In the context of vision, "resolve" refers to the ability of the eye to distinguish or separate two closely spaced objects. In other words, it is a measure of how much detail the eye can perceive. When we say that the eye can resolve a certain angle, it means that our eyes can differentiate two objects when they are at least that far apart angularly.
To calculate the angle that the eye can resolve, we can use the concept of angular resolution. Angular resolution is the smallest angle between two objects that can still be distinguished by the eye. It depends on the diameter of the pupil and the wavelength of light.
The formula to calculate the angular resolution is:
Angular Resolution (in radians) = 1.22 * (Wavelength of light) / (Diameter of pupil)

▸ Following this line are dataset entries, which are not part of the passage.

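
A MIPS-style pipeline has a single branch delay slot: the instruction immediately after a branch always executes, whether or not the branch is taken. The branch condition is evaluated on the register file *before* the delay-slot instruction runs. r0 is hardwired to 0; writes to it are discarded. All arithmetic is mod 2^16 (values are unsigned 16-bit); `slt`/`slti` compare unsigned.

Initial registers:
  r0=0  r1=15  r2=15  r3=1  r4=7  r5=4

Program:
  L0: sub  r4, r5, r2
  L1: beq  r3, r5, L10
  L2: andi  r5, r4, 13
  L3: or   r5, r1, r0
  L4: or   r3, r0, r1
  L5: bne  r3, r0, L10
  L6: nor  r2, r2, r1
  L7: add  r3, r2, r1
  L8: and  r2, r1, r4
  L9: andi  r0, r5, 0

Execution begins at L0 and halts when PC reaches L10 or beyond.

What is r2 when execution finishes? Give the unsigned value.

PC=0  sub  r4, r5, r2        | r0=0 r1=15 r2=15 r3=1 r4=65525 r5=4
PC=1  beq  r3, r5, L10       | r0=0 r1=15 r2=15 r3=1 r4=65525 r5=4  [not taken]
PC=2  andi  r5, r4, 13       | r0=0 r1=15 r2=15 r3=1 r4=65525 r5=5
PC=3  or   r5, r1, r0        | r0=0 r1=15 r2=15 r3=1 r4=65525 r5=15
PC=4  or   r3, r0, r1        | r0=0 r1=15 r2=15 r3=15 r4=65525 r5=15
PC=5  bne  r3, r0, L10       | r0=0 r1=15 r2=15 r3=15 r4=65525 r5=15  [TAKEN]
PC=6  nor  r2, r2, r1        | r0=0 r1=15 r2=65520 r3=15 r4=65525 r5=15

65520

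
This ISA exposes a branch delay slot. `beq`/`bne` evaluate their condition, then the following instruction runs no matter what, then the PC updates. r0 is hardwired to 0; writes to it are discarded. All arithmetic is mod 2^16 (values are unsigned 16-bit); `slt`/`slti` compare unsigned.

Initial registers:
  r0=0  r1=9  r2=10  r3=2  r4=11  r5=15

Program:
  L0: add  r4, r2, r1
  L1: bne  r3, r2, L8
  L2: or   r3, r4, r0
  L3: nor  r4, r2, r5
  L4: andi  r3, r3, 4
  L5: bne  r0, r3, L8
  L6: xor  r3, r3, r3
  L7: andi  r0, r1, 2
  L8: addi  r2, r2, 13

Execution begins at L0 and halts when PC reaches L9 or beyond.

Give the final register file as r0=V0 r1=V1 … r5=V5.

  step pc=0: add  r4, r2, r1  regs=(0,9,10,2,19,15)
  step pc=1: bne  r3, r2, L8  cond=T  regs=(0,9,10,2,19,15)
  step pc=2: or   r3, r4, r0  regs=(0,9,10,19,19,15)
  step pc=8: addi  r2, r2, 13  regs=(0,9,23,19,19,15)

r0=0 r1=9 r2=23 r3=19 r4=19 r5=15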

In this case, let's assume that we're considering visible light with a wavelength of 500 nanometers (or 5 x 10^-7 meters) and a pupil diameter of 1 cm (or 0.01 meters).
Substituting the values into the formula:
Angular Resolution = 1.22 * 5 x 10^-7 / 0.01
Calculating this gives us:
Angular Resolution ≈ 6.1 x 10^-6 radians
So, a pupil diameter of 1 cm can resolve an angle of approximately 6.1 x 10^-6 radians. This means that the eye can distinguish two objects as long as they are separated by an angle greater than this value.